Voici une fuite qui relance, à Londres, l’hypothèse d’un « hard Brexit ». Des notes manuscrites surprises par la presse à la sortie d’une réunion entre des députés conservateurs et de hauts fonctionnaires du ministère des Affaires étrangères indiquent que les négociateurs britanniques « vont tenter d’avoir le beurre et l’argent du beurre » : sortir du marché unique tout en conservant ses avantages. Pour autant, comme l’équipe de négociateurs côté UE est « très française » et que « la France est sans aucun doute l’interlocuteur le plus difficile », l’accord final devrait moins ressembler à celui qui lie la Norvège à l’UE qu’à celui passé cette année avec le Canada. Entre le Canada et l’Union européenne, l’AECG (Accord économique et commercial global) éliminera les droits de douane sur 98 % des produits (contre 25 % actuellement), réduira les obstacles normatifs, facilitera l’investissement et les autorisations professionnelles. La Norvège, membre de l’EEE (Espace économique européen), contribue quant à elle au budget de l’UE.
La note, qui fait beaucoup jaser outre-Manche, est consignée sur un cahier photographié alors qu’il était négligemment porté par Julia Dockerhill, attachée de Mark Field, l’un des vice-présidents du parti conservateur, à la sortie d’une réunion – fuite volontaire ? Le texte indique qu’il « est peu probable » que le Royaume-Uni puisse demeurer dans le marché unique : « Nous serons décisionnaires dans notre commerce avec l’Europe. Pas favorables au marché unique ». Il suggère qu’il devrait y avoir « une vingtaine de négociations hasardeuses à mener en parallèle ».

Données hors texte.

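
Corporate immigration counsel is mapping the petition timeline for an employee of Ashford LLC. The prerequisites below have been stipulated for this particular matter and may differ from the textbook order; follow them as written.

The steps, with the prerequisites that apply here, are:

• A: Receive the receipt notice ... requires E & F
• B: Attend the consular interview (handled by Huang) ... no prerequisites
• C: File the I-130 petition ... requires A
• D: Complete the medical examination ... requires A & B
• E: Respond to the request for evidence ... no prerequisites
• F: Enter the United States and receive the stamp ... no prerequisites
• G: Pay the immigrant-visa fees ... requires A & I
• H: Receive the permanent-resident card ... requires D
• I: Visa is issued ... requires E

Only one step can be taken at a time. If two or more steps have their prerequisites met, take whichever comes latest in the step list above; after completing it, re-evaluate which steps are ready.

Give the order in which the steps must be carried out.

F, E, I, B, A, G, D, H, C

F, E and B have no prerequisites; F is listed later, so F is first.
E and B are both available; E is listed later → E.
I and A now also ready, so the ready set is {I, B, A}; I is listed later → I.
Now B and A have their prerequisites met. B is listed later, so B next.
Next only A has its prerequisites met → A.
G, D and C are all available; G is listed later → G.
D and C are both available; D is listed later → D.
Ready: H and C. H is listed later → H.
C needed A, now all done → C.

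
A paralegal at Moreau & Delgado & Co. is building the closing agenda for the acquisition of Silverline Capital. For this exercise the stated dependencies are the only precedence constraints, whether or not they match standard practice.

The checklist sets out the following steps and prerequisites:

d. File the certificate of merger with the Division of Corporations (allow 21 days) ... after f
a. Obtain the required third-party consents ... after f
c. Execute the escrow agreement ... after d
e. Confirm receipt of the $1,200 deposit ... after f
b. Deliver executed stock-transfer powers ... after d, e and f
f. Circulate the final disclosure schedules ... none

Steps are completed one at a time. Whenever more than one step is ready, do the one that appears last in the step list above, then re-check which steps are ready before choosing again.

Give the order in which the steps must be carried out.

f e a d b c

f has no prerequisites → f first.
e, a and d are all available; e is listed later → e.
a and d are both available; a is listed later → a.
Next only d has its prerequisites met → d.
b and c are both available; b is listed later → b.
c needed d, now all done → c.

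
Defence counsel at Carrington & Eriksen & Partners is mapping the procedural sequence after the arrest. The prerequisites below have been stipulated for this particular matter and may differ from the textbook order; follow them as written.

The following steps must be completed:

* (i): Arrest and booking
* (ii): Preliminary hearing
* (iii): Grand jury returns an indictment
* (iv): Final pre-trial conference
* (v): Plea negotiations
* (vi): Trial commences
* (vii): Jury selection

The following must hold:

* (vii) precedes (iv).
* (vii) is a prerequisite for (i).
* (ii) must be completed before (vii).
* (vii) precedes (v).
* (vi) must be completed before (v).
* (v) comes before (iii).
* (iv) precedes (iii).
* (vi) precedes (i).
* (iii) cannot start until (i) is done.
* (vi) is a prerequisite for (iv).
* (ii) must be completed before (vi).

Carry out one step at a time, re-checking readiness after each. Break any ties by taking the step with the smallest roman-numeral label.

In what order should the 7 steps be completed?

(ii) → (vi) → (vii) → (i) → (iv) → (v) → (iii)

Only (ii) has no prerequisites, so it is first.
Now (vi) and (vii) have their prerequisites met. (vi) has the earlier label, so (vi) next.
Next only (vii) has its prerequisites met → (vii).
Now (i), (iv) and (v) have their prerequisites met. (i) has the earlier label, so (i) next.
Ready: (iv) and (v). (iv) has the earlier label → (iv).
(v) is the only step now ready → (v).
(iii) is the only step now ready → (iii).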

L’hypothèse d’un hard Brexit face aux réticences de l’UE
Le manuscrit indique que les « conséquences » de l’article 50, qui déclenchera formellement les négociations de sortie, seront « difficiles ». Le Français Michel Barnier, qui dirige l’équipe de négociation de l’UE, « veut voir d’abord ce que propose Londres comme transaction », mais le manuscrit note que la Grande-Bretagne « ne donnera pas plus de détails ».
Le texte indique qu’un accord sur l’industrie sera « relativement aisé » mais que sur les services, y compris le secteur financier, il sera « plus difficile » en raison des « espoirs français dans le domaine des affaires ». Cela laisse penser que le secteur des services, presque la moitié des exportations britanniques, pourrait souffrir si les Français obtiennent satisfaction. Le texte ajoute : « Nos critères sont clairs – la plus grande ouverture possible. » Il indique encore que la Grande-Bretagne « deviendrait un problème pour l’UE si nous sortions brutalement, sans transition », suggérant que Bruxelles s’inquiète d’une éventuelle décision-surprise venant de Londres.
La fuite d’un plan gouvernemental pour le Brexit ?
Le texte note aussi que plusieurs ministres influents du gouvernement britannique répugnent à obtempérer aux exigences du monde des affaires, qui demande un accord transitionnel pour adoucir la sortie. Cette fuite sur la réunion, qui s’est tenue au ministère de la Sortie de l’Union européenne au 9, Downing Street avant que ses participants n’entrent au n° 10 voisin, brise l’omertà gouvernementale : May ne voulait délivrer aucun « commentaire au fil de l’eau » sur le Brexit.
Le document ajoute que plusieurs dirigeants de ce ministère-clé dans les négociations sont opposés à l’idée d’un « soft Brexit » avant l’instauration des nouveaux accords de commerce. Il est en effet écrit noir sur blanc : « (Accord) transitionnel – réticences. Whitehall (le ministère des Affaires étrangères NDLR) va s’y tenir. Nous devons mettre un terme aux doutes. »
La fuite révèlerait la volonté de Theresa d’avoir le beurre et l’argent du beurre
Ce commentaire, qui traduit des tensions entre dirigeants, suggère que l’intervenant cité était un ministre plutôt qu’un haut fonctionnaire. Ses propos décevront très probablement les dirigeants des grandes entreprises mais aussi Mark Carney, gouverneur de la Bank of England, la banque centrale britannique, qui a demandé une période de transition allant jusqu’à 2021.
Pour autant, une source au sein de Whitehall a tempéré les propos transcrits, affirmant qu’ils ne reflètent pas ce que David Davis, le ministre de la Sortie de l’Union, a récemment déclaré, et suggérant que ces paroles émanaient plutôt de son secrétaire d’Etat, l’eurosceptique David Jones.
Mais les médias retiennent surtout cette phrase du document : « Quel modèle ? Le beurre et l’argent du beurre », soit le résumé de la position du Premier ministre Theresa May qui souhaite le meilleur accord possible pour un Royaume-Uni ayant quitté complètement l’UE.